Alyssa Rodriguez, a CPS social worker who was demonstrating downtown, said “even if police have the best of intentions, their presence is not necessarily the most reassuring to students because students don’t always view them as trustworthy people in their communities.”

Money, she said, should be spent on solutions that “are more proactive than reactive,” she said.

Demonstrators’ chants included: “Show me what democracy looks like. This is what democracy looks like.”

Marchers followed a parade float affixed with a gazebo that was occupied by a CTU leader who led the chants over a loud speaker.

The march began at Federal Plaza about 12:30 p.m., headed for Daley Plaza, and got rained on a bit along the way.

Laurentio Howard was one of the leaders of the march. Howard’s daughter is Dnigma Howard, who was shoved down stairs and tased by Chicago police officers stationed at Marshall Metropolitan High School in January 2019.

Del Valle, historically a progressive advocate for equitable public education, asked protesters outside his house to keep the noise down because it was scaring his 86-year-old mother.

Chicago police showed up a few minutes later, and seven officers stood guard in front of del Valle’s home as loud chants continued. A Chicago police spokeswoman confirmed CPD received a call around 10:20 a.m. to the block in Belmont Cragin where del Valle lives “regarding protesters causing a noise disturbance.” It wasn’t clear who called the police.

The youth-led protesters watched an online stream of the board meeting and yelled every time del Valle spoke.

Protesters played loud music and sang along to NWA’s “F--- the Police” and Kendrick Lamar’s “Alright.”

“We are out here to get police out of schools,” 19-year-old Jermaine Wright said. “As a lot of Black and Brown youth we feel underrepresented, we feel scared when we walk into schools and we have police in there that are killing our people.”

Wright graduated from Kenwood a year ago and now is pursuing a marketing degree from the University of Tampa, but that isn’t stopping him from advocating for the removal of police in schools.

“It’s was so traumatic for me even when I went to school because I know that these people took away my aunts, my uncles, my cousins and I was scared,” Wright said. “At one point I stopped going to school and then I got the police called on me for doing that. It’s like I couldn’t get away.”

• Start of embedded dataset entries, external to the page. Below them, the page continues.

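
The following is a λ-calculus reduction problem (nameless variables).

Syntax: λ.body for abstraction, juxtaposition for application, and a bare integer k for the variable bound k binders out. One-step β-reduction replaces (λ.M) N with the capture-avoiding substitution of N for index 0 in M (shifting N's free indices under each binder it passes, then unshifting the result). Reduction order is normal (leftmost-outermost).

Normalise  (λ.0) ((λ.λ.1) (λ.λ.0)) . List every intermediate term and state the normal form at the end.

Answer: normal form = λ.λ.λ.0  (in 2 steps)

Working:
  start: (λ.0) ((λ.λ.1) (λ.λ.0))
  step 1: (λ.λ.1) (λ.λ.0)
  step 2: λ.λ.λ.0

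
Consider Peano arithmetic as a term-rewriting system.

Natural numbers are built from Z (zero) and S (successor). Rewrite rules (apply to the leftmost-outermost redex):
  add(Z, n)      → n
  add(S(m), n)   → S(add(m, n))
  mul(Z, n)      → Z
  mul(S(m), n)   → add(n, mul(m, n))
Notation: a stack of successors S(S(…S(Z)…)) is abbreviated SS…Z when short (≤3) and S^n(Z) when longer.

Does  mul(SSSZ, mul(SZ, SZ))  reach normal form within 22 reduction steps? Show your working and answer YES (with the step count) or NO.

Answer: YES — reaches normal form SSSZ in 22 ≤ 22 steps

Reduction:
  start: mul(SSSZ, mul(SZ, SZ))
  step 1: add(mul(SZ, SZ), mul(SSZ, mul(SZ, SZ)))
  step 2: add(add(SZ, mul(Z, SZ)), mul(SSZ, mul(SZ, SZ)))
  step 3: add(S(add(Z, mul(Z, SZ))), mul(SSZ, mul(SZ, SZ)))
  step 4: S(add(add(Z, mul(Z, SZ)), mul(SSZ, mul(SZ, SZ))))
  step 5: S(add(mul(Z, SZ), mul(SSZ, mul(SZ, SZ))))
  step 6: S(add(Z, mul(SSZ, mul(SZ, SZ))))
  step 7: S(mul(SSZ, mul(SZ, SZ)))
  step 8: S(add(mul(SZ, SZ), mul(SZ, mul(SZ, SZ))))
  step 9: S(add(add(SZ, mul(Z, SZ)), mul(SZ, mul(SZ, SZ))))
  step 10: S(add(S(add(Z, mul(Z, SZ))), mul(SZ, mul(SZ, SZ))))
  step 11: S(S(add(add(Z, mul(Z, SZ)), mul(SZ, mul(SZ, SZ)))))
  step 12: S(S(add(mul(Z, SZ), mul(SZ, mul(SZ, SZ)))))
  step 13: S(S(add(Z, mul(SZ, mul(SZ, SZ)))))
  step 14: S(S(mul(SZ, mul(SZ, SZ))))
  step 15: S(S(add(mul(SZ, SZ), mul(Z, mul(SZ, SZ)))))
  step 16: S(S(add(add(SZ, mul(Z, SZ)), mul(Z, mul(SZ, SZ)))))
  step 17: S(S(add(S(add(Z, mul(Z, SZ))), mul(Z, mul(SZ, SZ)))))
  step 18: S(S(S(add(add(Z, mul(Z, SZ)), mul(Z, mul(SZ, SZ))))))
  step 19: S(S(S(add(mul(Z, SZ), mul(Z, mul(SZ, SZ))))))
  step 20: S(S(S(add(Z, mul(Z, mul(SZ, SZ))))))
  step 21: S(S(S(mul(Z, mul(SZ, SZ)))))
  step 22: SSSZ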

Students even called into the board meeting from outside del Valle’s house, urging the board to listen to their demands.

“We are here to demand the defunding of the police to get CPD out of CPS to eliminate CPD,” the students said in unison when they. called.

“We as a youth don’t feel safe with police in my school. Police are not meant for schools. Police do not belong in schools. You’ve got the power. You’ve got the choice. Make it right.”

Manny Ramos is a corps member in Report for America, a not-for-profit journalism program that aims to bolster Sun-Times coverage of issues affecting Chicago’s South and West sides.